When it comes to which kind of flowmeter to opt for, Omega, which supplies a vast range of measurement and control solutions, offers this advice: “If acceptable metering performance can be obtained from two different flowmeter categories and one has no moving parts, select the one without moving parts. Moving parts are a potential source of problems, not only for the obvious reasons of wear, lubrication and sensitivity to coating, but also because moving parts require clearance spaces that sometimes introduce ‘slippage’ into the flow being measured.”
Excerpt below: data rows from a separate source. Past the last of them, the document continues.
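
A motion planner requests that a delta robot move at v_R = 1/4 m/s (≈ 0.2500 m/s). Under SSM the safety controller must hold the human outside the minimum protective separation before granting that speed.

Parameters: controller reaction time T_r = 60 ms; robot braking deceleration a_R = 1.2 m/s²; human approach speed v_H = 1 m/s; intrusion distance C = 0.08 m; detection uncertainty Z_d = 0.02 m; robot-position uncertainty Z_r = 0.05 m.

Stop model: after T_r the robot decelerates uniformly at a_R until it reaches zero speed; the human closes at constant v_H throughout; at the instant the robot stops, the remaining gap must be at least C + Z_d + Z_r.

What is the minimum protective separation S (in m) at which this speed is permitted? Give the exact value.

S_min = 147/320 m = 0.4594 m

braking lasts T_s = (1/4)/(6/5) = 0.2083 s
robot in T_r: 0.2500·0.0600 = 0.0150 m
robot under decel: 0.2500²/(2·1.2000) = 0.0260 m
person approaches 1.0000·(0.0600+0.2083) = 0.2683 m
C+Z_d+Z_r = 0.0800+0.0200+0.0500 = 0.1500 m
S_min ≈ 0.0150+0.0260+0.2683+0.1500  ⇒  S_min = 147/320 m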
Even with well-maintained and calibrated meters, this unmeasured flow varies with changes in fluid viscosity and temperature. Changes in temperature also change the internal dimensions of the meter and require compensation. “If you can obtain the same performance from both a full flowmeter and a point sensor, it is generally advisable to use the flowmeter,” Omega adds. “As point sensors do not look at the full flow, they read accurately only if they are inserted to a depth where the flow velocity is the average of the velocity profile across the pipe. Even if this point is carefully determined at the time of calibration, it is not likely to remain unaltered, since velocity profiles change with flowrate, viscosity, temperature and other factors.”